- Born: 23 March 1948 (age 78)
- Education: St. Anthony High School, Government College University (Lahore), Punjab University Law College (PULC), Lahore
- Occupations: Lawyer, TV Personality
- Organization: Pakistan Television Corporation
- Television: Khabarnaak
- Relatives: Saleem Altaf (brother)

= Naeem Bokhari =

Pakistani lawyer & television personality (born 1948)
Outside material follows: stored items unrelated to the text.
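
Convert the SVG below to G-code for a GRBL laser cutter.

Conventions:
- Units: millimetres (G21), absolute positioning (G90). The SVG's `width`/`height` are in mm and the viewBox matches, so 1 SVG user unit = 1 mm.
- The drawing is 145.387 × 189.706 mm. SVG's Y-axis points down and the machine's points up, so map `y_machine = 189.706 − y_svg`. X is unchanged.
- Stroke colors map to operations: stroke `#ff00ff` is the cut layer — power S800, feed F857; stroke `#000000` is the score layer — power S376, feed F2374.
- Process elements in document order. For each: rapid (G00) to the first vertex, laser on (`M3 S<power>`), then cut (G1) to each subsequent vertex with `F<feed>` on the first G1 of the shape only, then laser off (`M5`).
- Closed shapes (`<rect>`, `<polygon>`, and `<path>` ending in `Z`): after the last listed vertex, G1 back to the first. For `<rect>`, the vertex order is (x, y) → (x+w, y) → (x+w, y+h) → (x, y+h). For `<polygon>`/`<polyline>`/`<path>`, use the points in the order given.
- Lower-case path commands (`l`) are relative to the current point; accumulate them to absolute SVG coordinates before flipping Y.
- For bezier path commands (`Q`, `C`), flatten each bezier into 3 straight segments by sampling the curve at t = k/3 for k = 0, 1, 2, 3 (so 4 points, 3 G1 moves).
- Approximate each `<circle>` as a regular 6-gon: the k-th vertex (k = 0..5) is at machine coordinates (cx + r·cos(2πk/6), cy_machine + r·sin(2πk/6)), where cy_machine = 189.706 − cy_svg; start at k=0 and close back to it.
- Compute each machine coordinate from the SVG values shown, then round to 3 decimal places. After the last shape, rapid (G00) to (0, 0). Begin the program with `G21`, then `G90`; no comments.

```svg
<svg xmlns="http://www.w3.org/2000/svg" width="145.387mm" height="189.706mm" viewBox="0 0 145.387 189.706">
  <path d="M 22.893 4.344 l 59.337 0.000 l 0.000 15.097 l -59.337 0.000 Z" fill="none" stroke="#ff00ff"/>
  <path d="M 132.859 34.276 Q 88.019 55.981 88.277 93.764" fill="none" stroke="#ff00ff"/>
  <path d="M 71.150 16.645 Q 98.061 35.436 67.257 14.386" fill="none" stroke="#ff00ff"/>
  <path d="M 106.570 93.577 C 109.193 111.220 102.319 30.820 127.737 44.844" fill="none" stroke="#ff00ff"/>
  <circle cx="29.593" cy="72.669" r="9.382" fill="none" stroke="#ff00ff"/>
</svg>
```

1 u = 1 mm; y_m = 189.706 − y.

[1] `<path>` rectangle, #ff00ff→cut S800 F857: (22.893,185.362) → (82.230,185.362) → (82.230,170.265) → (22.893,170.265) → (22.893,185.362) (closed)

[2] `<path>` quadratic bezier, #ff00ff→cut S800 F857: (132.859,155.430) → (107.977,139.174) → (93.116,119.344) → (88.277,95.942)

[3] `<path>` quadratic bezier, #ff00ff→cut S800 F857: (71.150,173.061) → (82.678,164.960) → (81.380,165.713) → (67.257,175.320)

[4] `<path>` cubic bezier, #ff00ff→cut S800 F857: (106.570,96.129) → (107.575,104.039) → (111.535,134.540) → (127.737,144.862)

[5] `<circle>` circle, #ff00ff→cut S800 F857: (38.975,117.037) → (34.284,125.162) → (24.902,125.162) → (20.211,117.037) → (24.902,108.912) → (34.284,108.912) → (38.975,117.037) (closed)

G21
G90
G00 X22.893 Y185.362
M3 S800
G1 X82.230 Y185.362 F857
G1 X82.230 Y170.265
G1 X22.893 Y170.265
G1 X22.893 Y185.362
M5
G00 X132.859 Y155.430
M3 S800
G1 X107.977 Y139.174 F857
G1 X93.116 Y119.344
G1 X88.277 Y95.942
M5
G00 X71.150 Y173.061
M3 S800
G1 X82.678 Y164.960 F857
G1 X81.380 Y165.713
G1 X67.257 Y175.320
M5
G00 X106.570 Y96.129
M3 S800
G1 X107.575 Y104.039 F857
G1 X111.535 Y134.540
G1 X127.737 Y144.862
M5
G00 X38.975 Y117.037
M3 S800
G1 X34.284 Y125.162 F857
G1 X24.902 Y125.162
G1 X20.211 Y117.037
G1 X24.902 Y108.912
G1 X34.284 Y108.912
G1 X38.975 Y117.037
M5
G00 X0.000 Y0.000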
Syed Naeem Altaf Bokhari (Punjabi, ; born 23 March 1948) is a Pakistani lawyer and television personality. Previously, he has hosted Khabarnaak on a Pakistani news channel Geo News.
On 23 November 2020, he has been appointed Chairman of Pakistan Television Corporation.

== Early life ==

Bokhari was born in Lahore, Pakistan to Dr Syed Altaf Hussain Bokhari. He is the younger brother of Pakistani fast bowler Saleem Altaf Bokhari. He graduated from Government College University, Lahore. He then studied law in Punjab University Law College, He served as the editor of "Al-Meezan" (PULC's official magazine).He was the favourite student of Barrister Ijaz Hussain Batalvi who taught there for more than fifty years.

==Personal life==
He first married popular ghazal singer Tahira Syed. Bokhari has two children, a son, Hasnain and a daughter, Kiran with his first wife, both of whom are lawyers by profession. Kiran is married and working in New York City. Hasnain is married and working in Muscat, Oman with OMRAN, the Government of the Sultanate of Oman's master developer for tourism projects. Bokhari married Tamannah Khan Bokhari in 1995 and has a son with his second wife, Abbas, who is also following in his fathers footsteps in becoming a lawyer and has completed his Bachelor's in law from Pakistan and is undertaking his BAR from the United Kingdom. He also has two more daughters, Noor Fatima who also has a masters from SOAS in Law and is currently working at RIA BARKER GILLETE and Noor Zainab who is currently undertaking her studies in Pakistan.

In May 2018 he suffered serious injuries when he fell in London underground station. He suffered major head and rib injuries. He and London police dismissed reports that he was attacked.

Naeem Bokhari belongs to a noble family. His father "Dr. Syed Altaf Hussain Bokhari " was a famous doctor in the walled city Lahore; as his Grandfather "Dr. Syed Tufail Hussain Bukhari" was. Naeem Bukhari's Great-grandfather was a spiritual personality named "Peer Syed Fida Hussain Bukhari". Bukhari claims to be Lahori from 6 generations before that his ancestors were from Syedanwali Sialkot.

==Career==
===Television===
In 2015 Bokhari joined Khabarnak, a talk show on Geo TV, replacing Aftab Iqbal. He hosted other talk shows, including Apne Andaz Se and Naeem Bokhari ke saath on which he interviewed many guests. He interviewed Imran Khan during his work at Khabarnak.

==Chaudhry controversy==
His open letter against Chief Justice Iftikhar Mohammed Chaudhry published on Feb 16, 2007 created a controversy. This led to the dismissal of the Chief Justice by President Pervez Musharraf. The Punjab Bar Council reacted after March 9, 2007, when the controversy had reached its peak and dismissed his membership in Punjab Bar Council. Later on, his membership was renewed.

On 9 March 2007, President Musharraf fired Chaudhry. Most of the charges listed against him were contained in a letter written by Bokhari. A copy of the letter was placed before the CJP when he was called to the Army House that day.

Most of the alleged charges against Chaudhry were related to his son Arsalan Iftikhar's police career while he was a doctor in the Baluchistan government. When the reference against CJP was brought to the Supreme Judicial Council, those in the government who had been facilitating Iftikhar's son were ready to speak against him.

Bokhari's letter contained the name of Interior Minister Aftab Sherpao, whose ministry had issued orders to treat Arsalan with extra care and then allowing him to get police training along with probationers of the Police Service of Pakistan (PSP Cadre). The letter mentioned that the junior VVIP got special treatment because of his father. Later, Arsalan was appointed to FIA on deputation after seeking the written consent of the Federal Interior Minister; Naeem Bokhari gave details.

==Joining PTI==
On 18 June 2016, Naeem Bukhari joined the Pakistan Tehreek-e-Insaf and formally announced his association the same evening. Speaking on the occasion, Imran Khan thanked the lawyer for joining the PTI and expressed the hope that he would be helpful in party's struggle against corruption.

==Chairman of PTV==

On 23 November 2020, Prime Minister Imran Khan appointed him as Chairman of Pakistan Television Corporation.